Something I notice about the video of the pepper-spraying is how peaceful everyone looks. The first cop is very casual about blasting them, while the students sit with arms linked, taking it. No one jumps up and tries to wrestle it out of the cop's hand, no one from the crowd intercedes. It's very Gandhi-like, very turn-the-other-cheek. It gives all the sympathy to the people on whom the spray was used, and anyone trying to defend police tactics, like the idiots at Fox News, will find themselves shouted down. The cops knew they were being filmed. I'll bet they wonder why everyone is down on them, because they were doing what they were taught to do. Now a couple of them are on administrative leave for it. The UC Davis police chief, whom I saw defending the action in an interview, is also on leave.
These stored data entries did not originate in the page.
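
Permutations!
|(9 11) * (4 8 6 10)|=4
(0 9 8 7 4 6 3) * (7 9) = (0 7 4 6 3)(8 9) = [7, 1, 2, 0, 6, 5, 3, 4, 9, 8]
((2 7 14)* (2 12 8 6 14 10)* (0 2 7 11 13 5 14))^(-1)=(0 6 8 12 14 5 13 11 2)(7 10)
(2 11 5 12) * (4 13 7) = [0, 1, 11, 3, 13, 12, 6, 4, 8, 9, 10, 5, 2, 7] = (2 11 5 12)(4 13 7)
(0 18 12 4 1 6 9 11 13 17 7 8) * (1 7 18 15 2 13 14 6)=(0 15 2 13 17 18 12 4 7 8)(6 9 11 14)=[15, 1, 13, 3, 7, 5, 9, 8, 0, 11, 10, 14, 4, 17, 6, 2, 16, 18, 12]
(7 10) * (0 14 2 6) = (0 14 2 6)(7 10) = [14, 1, 6, 3, 4, 5, 0, 10, 8, 9, 7, 11, 12, 13, 2]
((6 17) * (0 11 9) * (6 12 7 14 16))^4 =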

I didn't go to college, and even if I had I probably wouldn't have gotten involved in anything that would have earned me a dose of an irritant like Mace or pepper-spray, or especially tear gas. When I was in the Army I went through the tear gas chamber five times. Four times during my two-year hitch, and once at a summer camp for a California National Guard unit, where I spent two weeks on the side of a mountain watching artillery fire. The gas chamber was part of the training, made more relevant in that year of 1970 because National Guardsmen were using tear gas in various student and public demonstrations around the country. The Army wanted all soldiers to be aware of what tear gas—CS gas, in military nomenclature—would do.
I can tell you from first hand experience that tear gas is not good. It burns your eyes, your nose, your throat. It's actually the most unpleasant thing I've ever experienced. And not just once but five times. I told people at the time that I went through more tear gas than people who spent all their time attending demonstrations. My heart goes out to those people at UC Davis who took the pepper-spraying from close up and did nothing, but they probably helped future demonstrators. Nothing changes policy like the bright hot spotlight.
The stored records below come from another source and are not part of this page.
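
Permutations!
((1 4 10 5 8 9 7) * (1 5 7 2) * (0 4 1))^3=((0 4 10 7 5 8 9 2))^3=(0 7 9 4 5 2 10 8)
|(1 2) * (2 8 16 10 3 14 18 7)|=9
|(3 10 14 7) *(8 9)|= 4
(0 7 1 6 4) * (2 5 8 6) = (0 7 1 2 5 8 6 4) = [7, 2, 5, 3, 0, 8, 4, 1, 6]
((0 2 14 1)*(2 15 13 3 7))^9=((0 15 13 3 7 2 14 1))^9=(0 15 13 3 7 2 14 1)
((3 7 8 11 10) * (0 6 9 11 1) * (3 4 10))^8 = (11) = ((0 6 9 11 3 7 8 1)(4 10))^8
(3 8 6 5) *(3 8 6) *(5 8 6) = (3 5 6 8) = [0, 1, 2, 5, 4, 6, 8, 7, 3]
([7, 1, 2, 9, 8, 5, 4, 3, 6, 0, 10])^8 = [0, 1, 2, 3, 6, 5, 8, 7, 4, 9, 10]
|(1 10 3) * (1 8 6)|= 5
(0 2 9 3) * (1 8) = (0 2 9 3)(1 8) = [2, 8, 9, 0, 4, 5, 6, 7, 1, 3]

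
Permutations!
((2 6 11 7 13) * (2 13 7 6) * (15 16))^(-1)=(6 11)(15 16)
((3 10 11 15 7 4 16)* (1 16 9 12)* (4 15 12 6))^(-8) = ((1 16 3 10 11 12)(4 9 6)(7 15))^(-8) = (1 11 3)(4 9 6)(10 16 12)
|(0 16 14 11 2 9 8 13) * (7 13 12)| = 10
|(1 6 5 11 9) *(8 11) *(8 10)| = 7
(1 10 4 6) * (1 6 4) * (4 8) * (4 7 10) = (1 4 8 7 10) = [0, 4, 2, 3, 8, 5, 6, 10, 7, 9, 1]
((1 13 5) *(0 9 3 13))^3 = (0 13)(1 3)(5 9)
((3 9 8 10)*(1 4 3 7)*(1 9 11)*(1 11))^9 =(11)(7 9 8 10)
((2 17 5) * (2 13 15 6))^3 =(2 13)(5 6)(15 17)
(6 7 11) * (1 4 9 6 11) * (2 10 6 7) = (11)(1 4 9 7)(2 10 6) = [0, 4, 10, 3, 9, 5, 2, 1, 8, 7, 6, 11]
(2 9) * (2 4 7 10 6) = (2 9 4 7 10 6) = [0, 1, 9, 3, 7, 5, 2, 10, 8, 4, 6]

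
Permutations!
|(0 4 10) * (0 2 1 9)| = 6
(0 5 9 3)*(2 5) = (0 2 5 9 3) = [2, 1, 5, 0, 4, 9, 6, 7, 8, 3]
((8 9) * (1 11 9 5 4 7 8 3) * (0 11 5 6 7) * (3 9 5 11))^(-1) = (0 4 5 11 1 3)(6 8 7)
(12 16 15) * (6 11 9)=[0, 1, 2, 3, 4, 5, 11, 7, 8, 6, 10, 9, 16, 13, 14, 12, 15]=(6 11 9)(12 16 15)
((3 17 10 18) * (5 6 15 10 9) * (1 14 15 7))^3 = ((1 14 15 10 18 3 17 9 5 6 7))^3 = (1 10 17 6 14 18 9 7 15 3 5)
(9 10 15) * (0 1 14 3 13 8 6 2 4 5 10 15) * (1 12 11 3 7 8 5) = (0 12 11 3 13 5 10)(1 14 7 8 6 2 4)(9 15) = [12, 14, 4, 13, 1, 10, 2, 8, 6, 15, 0, 3, 11, 5, 7, 9]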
I'll bet when that campus cops went to work that day none of them thought, "I'm going to get on YouTube today by giving a bunch of peaceful protesters a face full of pepper-spray." It was probably all within the guidelines of their duties, as they understood them. But they'll be forever seen as bullies rather than police officers in performance of those duties, and that's in spite of any acquittal that may come about at a hearing in months to come.
The clichéd expression "teachable moment" comes to mind. That video can be used as a training tool for police departments in how not to react to peaceful people who refuse to move. I've noticed that more and more since these so-called non-lethal methods of crowd control were invented cops are much more likely to use them when the situation may call for more restraint than action. Tasers, pepper-spray and even rubber bullets sometimes seem more like the tools of sadists rather than law enforcement tools by those hired to be serving and protecting.